According to Vatican sources, officials are drawing up the document to accompany guidelines the Pope has already given, but no date has been set for its release.
Summorum Pontificum, which came into force worldwide Sept. 14, stipulates that the Latin-language Mass — now designated as the “extraordinary form” of the Mass — should be available when a group of faithful requests it and a qualified priest is available.
Some clergy, however, have questioned what the precise characteristics of the group of faithful should be, and what specific knowledge and training a priest needs to celebrate the Mass according to the 1962 Missal.
The resistance of some bishops drew a strong rebuke from Archbishop Albert Malcolm Ranjith Patabendige Don, Secretary of the Congregation for Divine Worship and the Discipline of the Sacraments.
In a Nov. 5 interview with the Italian journal Petrus, he said that he found it difficult to understand the reaction “and even rebellion” of clergy who have tried to limit access to the older Mass.
“On the part of some dioceses, there have been interpretive documents that inexplicably aim to limit the motu proprio of the Pope,” said Archbishop Ranjith. Behind these attempts, he said, “there hide on the one hand ideological prejudices and, on the other hand, pride, which is one of the most serious sins.”

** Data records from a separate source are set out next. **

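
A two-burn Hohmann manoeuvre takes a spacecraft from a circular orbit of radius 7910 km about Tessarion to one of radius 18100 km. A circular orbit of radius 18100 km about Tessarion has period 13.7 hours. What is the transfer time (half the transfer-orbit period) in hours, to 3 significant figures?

From Kepler's third law T² = 4π²r³/μ at r = 18100 km, T = 13.7 hours = 13.7 × 3600 s = 49320 s: μ = 4π²r³/T² = 96238.6 km³/s².
The Hohmann ellipse has a_t = (r₁ + r₂)/2 = 13005 km.
By Kepler's third law the transfer-orbit period is T = 2π√(a_t³/μ), so t = T/2 = 15020 s.
Converting: 15020 s ÷ 3600 s/hour = 4.17 hours.

t = 4.17 hours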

Benedict issued the motu proprio in order to bring “interior reconciliation” to the Church, and out of pastoral concern for Catholics who want to celebrate the older form of the Mass but were denied permission by their bishops. Supporters of the extraordinary form say that in some cases the denials are continuing, but in more subtle forms through some bishops issuing their own guidelines on the implementation of the motu proprio.
Traditionalists suggest that the real motive for such guidelines often is a belief that celebrating the extraordinary form of the Mass is a regressive step.
“They think this way of celebrating the Mass is over and it should not be a model for today,” said Loïc Merian of the France-based Centre International d’Etudes Liturgiques (International Center for Liturgical Studies).
One Vatican official, speaking on condition of anonymity, said that Summorum Pontificum opponents view Latin Mass supporters as being “like members of the Pius X Society,” and therefore “disobedient” to the spirit of the Second Vatican Council.
Latin Mass proponents insist that Summorum Pontificum is very much in the spirit of the Second Vatican Council as it gives initiative to the laity rather than the Church hierarchy.
“The direction of this change has been unmistakably towards decentralization,” said Michael Dunnigan, chairman of the traditionalist organization Una Voce America.
Bishop Arthur Roche of Leeds, England, was accused of erroneously stating in a letter to priests that it was up to him as a bishop to decide if the old Mass could be celebrated. Speaking to the Register Nov. 13, Bishop Roche denied he was opposed to celebration of the extraordinary form.
“My letter to the priests of the diocese was a matter of courtesy,” said Bishop Roche, who is the chairman of the International Commission on English in the Liturgy, said. “It is normal practice to explain the contents and ramifications of new legislation in an ad clerum (clerical document) of this kind.”
Bishop Roche said he believed some people had “mischievously misinterpreted” his intentions, not knowing that he had trained six priests to celebrate the old Mass a year before the motu proprio was published.
Added Bishop Roche, “I have no difficulty whatsoever with Summorum Pontificum.”
Some observers see the guidelines as merely the necessary birth pangs of such a significant Vatican document. And, according to Msgr. Michael Schmitz, provincial superior of the U.S. branch of the traditionalist Institute of Christ the King Sovereign Priest, Summorum Pontificum ultimately could serve as an instrument to promote unity.
“My greatest hope is that we can all come together to help one another to strengthen the Church,” said Msgr. Schmitz. “If we have these little battles between us, nothing will change, but if we pursue the direction in which the Holy Father is leading us, things will again be Christian and that is what we need.”